Adding a Glider category rating to your existing airman certificate is an enjoyable way to satisfy your FAR 61 Flight Review requirements and many pilots have done just that. The requirements imposed on transition pilots are quite modest; for example, if you’re adding a rating no higher than your existing grade of certificate (Private or Commercial) there’s no written FAA Knowledge Test to take. FAR Part 61 also allows you to take the practical test with a Designated Pilot Examiner after as little as three hours of dual instruction.

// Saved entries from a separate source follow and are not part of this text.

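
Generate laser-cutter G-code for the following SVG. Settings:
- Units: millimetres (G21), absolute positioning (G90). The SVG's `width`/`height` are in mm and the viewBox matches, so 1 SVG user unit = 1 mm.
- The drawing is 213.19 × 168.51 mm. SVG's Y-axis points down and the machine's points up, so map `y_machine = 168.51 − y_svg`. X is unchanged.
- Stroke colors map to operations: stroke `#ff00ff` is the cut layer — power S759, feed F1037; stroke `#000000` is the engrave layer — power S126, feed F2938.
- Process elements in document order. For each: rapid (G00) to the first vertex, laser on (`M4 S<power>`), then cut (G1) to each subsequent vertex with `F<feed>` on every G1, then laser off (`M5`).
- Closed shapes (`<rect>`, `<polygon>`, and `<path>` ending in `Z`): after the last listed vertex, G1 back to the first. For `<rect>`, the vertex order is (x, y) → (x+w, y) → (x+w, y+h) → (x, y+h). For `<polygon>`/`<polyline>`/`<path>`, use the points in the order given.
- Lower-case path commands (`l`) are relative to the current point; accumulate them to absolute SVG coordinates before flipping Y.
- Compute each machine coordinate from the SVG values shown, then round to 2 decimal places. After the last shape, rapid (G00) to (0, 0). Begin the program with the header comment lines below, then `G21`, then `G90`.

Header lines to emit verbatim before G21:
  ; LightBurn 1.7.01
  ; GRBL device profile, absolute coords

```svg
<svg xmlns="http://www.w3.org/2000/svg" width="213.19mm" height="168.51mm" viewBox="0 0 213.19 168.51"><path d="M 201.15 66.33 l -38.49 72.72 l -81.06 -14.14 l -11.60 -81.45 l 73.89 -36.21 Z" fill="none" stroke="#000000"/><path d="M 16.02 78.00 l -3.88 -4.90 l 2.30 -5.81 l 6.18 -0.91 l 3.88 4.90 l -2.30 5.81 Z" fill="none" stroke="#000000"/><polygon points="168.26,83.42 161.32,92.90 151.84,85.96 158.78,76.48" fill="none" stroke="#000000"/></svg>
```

viewBox `0 0 213.19 168.51` with mm width/height → 1 unit = 1 mm. Flip: y_m = 168.51 − y_svg.

**Shape 1** — `<path>` regular polygon, stroke `#000000` → engrave (S126, F2938). Machine vertices: (201.15,102.18) → (162.66,29.46) → (81.60,43.60) → (70.00,125.05) → (143.89,161.26) → (201.15,102.18). Closed: final G1 returns to the first vertex.

**Shape 2** — `<path>` regular polygon, stroke `#000000` → engrave (S126, F2938). Machine vertices: (16.02,90.51) → (12.14,95.41) → (14.44,101.22) → (20.62,102.13) → (24.50,97.23) → (22.20,91.42) → (16.02,90.51). Closed: final G1 returns to the first vertex.

**Shape 3** — `<polygon>` regular polygon, stroke `#000000` → engrave (S126, F2938). Machine vertices: (168.26,85.09) → (161.32,75.61) → (151.84,82.55) → (158.78,92.03) → (168.26,85.09). Closed: final G1 returns to the first vertex.

; LightBurn 1.7.01
; GRBL device profile, absolute coords
G21
G90
G00 X201.15 Y102.18
M4 S126
G1 X162.66 Y29.46 F2938
G1 X81.60 Y43.60 F2938
G1 X70.00 Y125.05 F2938
G1 X143.89 Y161.26 F2938
G1 X201.15 Y102.18 F2938
M5
G00 X16.02 Y90.51
M4 S126
G1 X12.14 Y95.41 F2938
G1 X14.44 Y101.22 F2938
G1 X20.62 Y102.13 F2938
G1 X24.50 Y97.23 F2938
G1 X22.20 Y91.42 F2938
G1 X16.02 Y90.51 F2938
M5
G00 X168.26 Y85.09
M4 S126
G1 X161.32 Y75.61 F2938
G1 X151.84 Y82.55 F2938
G1 X158.78 Y92.03 F2938
G1 X168.26 Y85.09 F2938
M5
G00 X0.00 Y0.00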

However, learning to fly a sailplane is only a small part of the fascinating journey to becoming a soaring pilot. A fully qualified sailplane pilot understands subtle aerodynamic considerations that are rarely taught in the world of powered flight, has much deeper insights into meteorology than his or her airplane-only colleagues, and practices “low-loss” energy management techniques that are almost unknown to other flight disciplines. Many professional pilots have found their glider training to be very helpful in their airline or other compensated flying.
Best of all, soaring is recreational flying as it was meant to be! It’s basic VFR aviation, with minimal interaction with ATC, without crewmembers to manage, usually without even passengers. It’s hand-flying a simple, straightforward, viceless aircraft that handle impeccably; it’s testing yourself against the vagaries of the natural world; it’s camaraderie with fellow aviators who are as passionate about their airmanship as you are!
What kinds of pilots add glider ratings for the sheer enjoyment of it all? Airline pilots, former tactical pilots, NASA test pilots, even astronauts.